Breeds in March to June. Average clutch size is two to three eggs. It has been recorded to breed in La Mesa Ecopark.

This species has been recorded in the migrant bottleneck in Dalton Pass which suggests either post breeding dispersal or possibly a yearly intra-island migration between Cordillera Centra and Sierra Madre. More research is needed to understand this species' movement and ecology.

== Habitat and conservation status ==
It is found in tropical moist primary and secondary forest with a large majority up to 1,100 meters above sea level with a few records up to 1,560 meters above sea level.

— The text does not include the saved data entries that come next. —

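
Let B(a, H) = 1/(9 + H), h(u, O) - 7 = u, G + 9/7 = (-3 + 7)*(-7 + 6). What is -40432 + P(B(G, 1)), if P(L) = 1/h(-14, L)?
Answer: -283025/7 ≈ -40432.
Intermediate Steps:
G = -37/7 (G = -9/7 + (-3 + 7)*(-7 + 6) = -9/7 + 4*(-1) = -9/7 - 4 = -37/7 ≈ -5.2857)
h(u, O) = 7 + u
P(L) = -1/7 (P(L) = 1/(7 - 14) = 1/(-7) = -1/7)
-40432 + P(B(G, 1)) = -40432 - 1/7 = -283025/7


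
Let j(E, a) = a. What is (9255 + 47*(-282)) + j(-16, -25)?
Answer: -4024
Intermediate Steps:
(9255 + 47*(-282)) + j(-16, -25) = (9255 + 47*(-282)) - 25 = (9255 - 13254) - 25 = -3999 - 25 = -4024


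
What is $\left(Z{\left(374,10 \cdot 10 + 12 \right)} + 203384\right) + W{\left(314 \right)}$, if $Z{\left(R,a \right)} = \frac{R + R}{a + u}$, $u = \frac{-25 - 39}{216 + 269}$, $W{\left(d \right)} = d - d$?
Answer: $\frac{2758791271}{13564} \approx 2.0339 \cdot 10^{5}$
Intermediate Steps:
$W{\left(d \right)} = 0$
$u = - \frac{64}{485} \approx -0.13196$
$Z{\left(R,a \right)} = \frac{2 R}{- \frac{64}{485} + a}$ ($Z{\left(R,a \right)} = \frac{R + R}{a - \frac{64}{485}} = \frac{2 R}{- \frac{64}{485} + a}$)
$\left(Z{\left(374,10 \cdot 10 + 12 \right)} + 203384\right) + W{\left(314 \right)} = \left(970 \cdot 374 \frac{1}{-64 + 485 \left(10 \cdot 10 + 12\right)} + 203384\right) + 0 = \left(970 \cdot 374 \frac{1}{-64 + 485 \left(100 + 12\right)} + 203384\right) + 0 = \left(970 \cdot 374 \frac{1}{-64 + 485 \cdot 112} + 203384\right) + 0 = \left(970 \cdot 374 \frac{1}{-64 + 54320} + 203384\right) + 0 = \left(970 \cdot 374 \cdot \frac{1}{54256} + 203384\right) + 0 = \left(\frac{90695}{13564} + 203384\right) + 0 = \frac{2758791271}{13564} + 0 = \frac{2758791271}{13564}$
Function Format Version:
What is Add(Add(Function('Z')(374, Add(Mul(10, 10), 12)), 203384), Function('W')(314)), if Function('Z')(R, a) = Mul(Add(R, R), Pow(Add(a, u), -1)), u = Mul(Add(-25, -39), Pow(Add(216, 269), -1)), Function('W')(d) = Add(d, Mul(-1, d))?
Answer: Rational(2758791271, 13564) ≈ 2.0339e+5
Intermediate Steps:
Function('W')(d) = 0
u = Rational(-64, 485) (u = Mul(-64, Pow(485, -1)) = Mul(-64, Rational(1, 485)) = Rational(-64, 485) ≈ -0.13196)
Function('Z')(R, a) = Mul(2, R, Pow(Add(Rational(-64, 485), a), -1)) (Function('Z')(R, a) = Mul(Add(R, R), Pow(Add(a, Rational(-64, 485)), -1)) = Mul(Mul(2, R), Pow(Add(Rational(-64, 485), a), -1)) = Mul(2, R, Pow(Add(Rational(-64, 485), a), -1)))
Add(Add(Function('Z')(374, Add(Mul(10, 10), 12)), 203384), Function('W')(314)) = Add(Add(Mul(970, 374, Pow(Add(-64, Mul(485, Add(Mul(10, 10), 12))), -1)), 203384), 0) = Add(Add(Mul(970, 374, Pow(Add(-64, Mul(485, Add(100, 12))), -1)), 203384), 0) = Add(Add(Mul(970, 374, Pow(Add(-64, Mul(485, 112)), -1)), 203384), 0) = Add(Add(Mul(970, 374, Pow(Add(-64, 54320), -1)), 203384), 0) = Add(Add(Mul(970, 374, Pow(54256, -1)), 203384), 0) = Add(Add(Mul(970, 374, Rational(1, 54256)), 203384), 0) = Add(Add(Rational(90695, 13564), 203384), 0) = Add(Rational(2758791271, 13564), 0) = Rational(2758791271, 13564)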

The International Union for Conservation of Nature has assessed this bird as vulnerable with the population estimated to be 6,000 to 15,000 mature individuals with the population declining. While this species is easily found and observed in La Mesa Ecopark, where these birds may be more habituated to humans, elsewhere, this species is rare and elusive. This species' main threat is habitat loss with wholesale clearance of forest habitats as a result of logging, agricultural conversion, road development and mining activities occurring within the range. It may also suffer from hunting with snares in the Sierra Madre and illicit bird-trapping at Dalton Pass may exert a considerable pressure.

It occurs in the protected areas Angat Watershed Forest Reserve, Quezon Protected Landscape, Mount Makiling National Park and Northern Sierra Madre Natural Park however, like most areas in the Philippines, protection is lax and deforestation and hunting persist even in these areas.